Bisnis / Keuangan
Selasa, 21 Juli 2026 | 13:29 WIB
Analis memprediksi nilai tukar rupiah stabil di kisaran Rp17.800 hingga Rp17.850 per dolar AS pada triwulan ketiga tahun ini. [Suara.com/Alfian Winanto]
Baca 10 detik
  • Analis memprediksi nilai tukar rupiah stabil di kisaran Rp17.800 hingga Rp17.850 per dolar AS pada triwulan ketiga tahun ini.
  • Bank Indonesia berupaya memperkuat rupiah melalui kenaikan suku bunga acuan serta kebijakan intervensi pasar untuk menekan aktivitas spekulasi.
  • Pemerintah perlu mewaspadai risiko pelemahan rupiah akibat kenaikan harga minyak dunia serta potensi penurunan klasifikasi pasar saham Indonesia.

Suara.com - Nilai tukar rupiah diramalkan mulai stabil dan akan bertahan di bawah Rp18.000 per dolar AS pada triwulan III ini, demikian dikatakan sejumlah analis seperti dilansir dari Bloomberg awal pekan ini.

Para analis dari Credit Agricole CIB, sebuah bank raksasa Eropa, mengatakan Bank Indonesia akan mendukung penguatan nilai tukar rupiah dengan kembali menaikkan suku bunga acuan serta melakukan intervensi di pasar. Mereka meramalkan kurs rupiah akan stabil di kisaran 17.850 per dolar AS.

Sementara Bank Julius Baer asal Swiss yakin rupiah akan semakin menguat hingga mencapai Rp17.800 per dolar AS pada Kuartal III ini.
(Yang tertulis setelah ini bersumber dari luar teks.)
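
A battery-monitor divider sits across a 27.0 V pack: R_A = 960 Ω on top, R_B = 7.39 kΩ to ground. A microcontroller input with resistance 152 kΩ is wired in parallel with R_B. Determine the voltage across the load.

The load sits in parallel with R_B: R_B‖R_L = (7390 × 152000) / (7390 + 152000) = 7047 Ω.
V_out = 27.0 × 7047 / (960 + 7047) = 27.0 × 7047/8007 = 23.8 V.

V_out ≈ 23.8 V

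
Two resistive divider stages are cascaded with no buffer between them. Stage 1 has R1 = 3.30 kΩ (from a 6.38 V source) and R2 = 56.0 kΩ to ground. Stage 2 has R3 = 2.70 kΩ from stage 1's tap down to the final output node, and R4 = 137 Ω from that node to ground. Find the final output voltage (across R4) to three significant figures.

Stage 2 presents R3+R4 = 2837 Ω as a load on stage 1's tap.
Stage 1's lower leg becomes R2‖(R3+R4) = 2700 Ω, so V_mid = 6.38 × 2700/6000 = 2.871 V.
Stage 2 is itself unloaded: V_out = V_mid × R4/(R3+R4) = 2.871 × 137/2837 = 0.139 V.

V_out ≈ 0.139 V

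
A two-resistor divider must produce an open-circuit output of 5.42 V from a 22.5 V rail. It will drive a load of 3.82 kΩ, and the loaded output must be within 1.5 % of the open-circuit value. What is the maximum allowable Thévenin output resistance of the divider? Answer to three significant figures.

Loading drop = R_th/(R_th + R_L) ≤ 0.0150, so R_th ≤ R_L · ε/(1−ε) = 3.82 kΩ × 0.0150/0.9850 = 58.2 Ω.

R_th ≤ 58.2 Ω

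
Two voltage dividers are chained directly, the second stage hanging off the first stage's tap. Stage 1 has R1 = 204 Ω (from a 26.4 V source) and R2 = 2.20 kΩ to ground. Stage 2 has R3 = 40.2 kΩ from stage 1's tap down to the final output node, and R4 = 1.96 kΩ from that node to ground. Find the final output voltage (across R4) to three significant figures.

Stage 2 presents R3+R4 = 42160 Ω as a load on stage 1's tap.
Stage 1's lower leg becomes R2‖(R3+R4) = 2091 Ω, so V_mid = 26.4 × 2091/2295 = 24.05 V.
Stage 2 is itself unloaded: V_out = V_mid × R4/(R3+R4) = 24.05 × 1960/42160 = 1.12 V.

V_out ≈ 1.12 V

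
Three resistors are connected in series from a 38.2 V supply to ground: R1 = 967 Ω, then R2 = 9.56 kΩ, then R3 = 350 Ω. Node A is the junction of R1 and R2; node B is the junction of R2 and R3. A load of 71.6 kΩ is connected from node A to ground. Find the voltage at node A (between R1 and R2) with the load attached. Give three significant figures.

Below node A the series string R2+R3 = 9910 Ω sits in parallel with the 71600 Ω load: 8705 Ω.
V_A = 38.2 × 8705/(967 + 8705) = 34.4 V.

V ≈ 34.4 V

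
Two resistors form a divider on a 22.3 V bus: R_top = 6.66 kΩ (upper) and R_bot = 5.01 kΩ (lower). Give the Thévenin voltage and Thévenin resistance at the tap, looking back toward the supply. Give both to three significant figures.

V_th is the open-circuit tap voltage: 22.3 × 5.01/(6.66 + 5.01) = 9.57 V.
With the supply zeroed, R_top and R_bot appear in parallel from the tap: R_th = R_top‖R_bot = (6.66 × 5.01)/11.67 = 2.86 kΩ.

V_th = 9.57 V, R_th = 2.86 kΩ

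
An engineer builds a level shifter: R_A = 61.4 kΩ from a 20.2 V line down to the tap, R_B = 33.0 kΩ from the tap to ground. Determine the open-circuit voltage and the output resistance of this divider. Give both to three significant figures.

V_th is the open-circuit tap voltage: 20.2 × 33.0/(61.4 + 33.0) = 7.06 V.
With the supply zeroed, R_A and R_B appear in parallel from the tap: R_th = R_A‖R_B = (61.4 × 33.0)/94.40 = 21.5 kΩ.

V_th = 7.06 V, R_th = 21.5 kΩ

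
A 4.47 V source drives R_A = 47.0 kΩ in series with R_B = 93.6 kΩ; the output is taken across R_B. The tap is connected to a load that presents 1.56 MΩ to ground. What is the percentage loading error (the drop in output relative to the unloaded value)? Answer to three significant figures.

The divider's output (Thévenin) resistance is R_A‖R_B = 31.29 kΩ.
Fractional drop under load = R_th/(R_th + R_L) = 31.29 / (31.29 + 1560) = 0.01966.
So the output falls by 1.97 %.

1.97 %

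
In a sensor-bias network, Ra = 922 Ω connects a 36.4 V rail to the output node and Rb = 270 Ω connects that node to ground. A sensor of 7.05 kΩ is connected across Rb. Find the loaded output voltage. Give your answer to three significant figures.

The load sits in parallel with Rb: Rb‖R_L = (270 × 7050) / (270 + 7050) = 260.0 Ω.
V_out = 36.4 × 260.0 / (922 + 260.0) = 36.4 × 260.0/1182 = 8.01 V.

V_out ≈ 8.01 V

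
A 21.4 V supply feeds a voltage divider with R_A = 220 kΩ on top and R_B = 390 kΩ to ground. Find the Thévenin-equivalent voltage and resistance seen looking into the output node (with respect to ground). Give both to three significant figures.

V_th is the open-circuit tap voltage: 21.4 × 390/(220 + 390) = 13.7 V.
With the supply zeroed, R_A and R_B appear in parallel from the tap: R_th = R_A‖R_B = (220 × 390)/610.0 = 141 kΩ.

V_th = 13.7 V, R_th = 141 kΩ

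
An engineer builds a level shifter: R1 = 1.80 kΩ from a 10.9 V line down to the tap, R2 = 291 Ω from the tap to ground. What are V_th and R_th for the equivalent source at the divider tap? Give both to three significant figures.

V_th is the open-circuit tap voltage: 10.9 × 291/(1800 + 291) = 1.52 V.
With the supply zeroed, R1 and R2 appear in parallel from the tap: R_th = R1‖R2 = (1800 × 291)/2091 = 251 Ω.

V_th = 1.52 V, R_th = 251 Ω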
"Rupiah akan semakin stabil di Kuartal III berkat penaikkan suku bunga oleh BI dan pengetatan kebijakan untuk menekan aktivitas spekulan," kata Jeffrey Zhang, analis dari Credit Agricole.

"Kami yakin BI akan tetap hawkish di paruh kedua tahun ini untuk menjaga agar aset-aset rupiah tetap menarik bagi investor," imbuh Zhang.

Tanda-tanda penguatan rupiah disebut sudah terlihat. Nilai tukar mata uang garuda menguat sekitar 1,3 persen sejak merosot ke rekor terendah di level 18.190 per dolar AS bulan lalu.

Volatilitas implisit tiga bulanan rupiah dan dolar AS juga turun 115 basis poin menjadi 6,78 persen dari sebelumnya 7,93 persen pada periode tersebut - ini artinya yang mengindikasikan berkurangnya ketidakpastian dalam jangka pendek.

Sementara itu BI diramalkan akan kembali menaikkan suku bunga acuan sebesar 25 basis poin pada Rabu besok, meski sebagian analis meramalkan bank sentral akan tetap mempertahankan suku bunga di 5,75 persen.

Meski demikian pemerintah Presiden Prabowo Subianto diminta untuk tidak terlena. Rupiah masih berisiko melemah jika pemerintah tak bijak mengelola tekanan akibat naiknya harga minyak dunia yang dipicu konflik di Timur Tengah yang kini kembali memanas.

Baca Juga: Likuiditas Masih Melimpah, Perbankan Masih Leluasa Salurkan Kredit

Selain itu rupiah juga akan terpengaruh oleh review klasifikasi pasar saham Indonesia dari penyedia indeks MSCI dan S&P Dow Jones Indices pada akhir tahun nanti. Penurunan status oleh MSCI ke frontier market dapat memicu aliran dana keluar dan berpotensi memberikan tekanan lebih lanjut pada rupiah.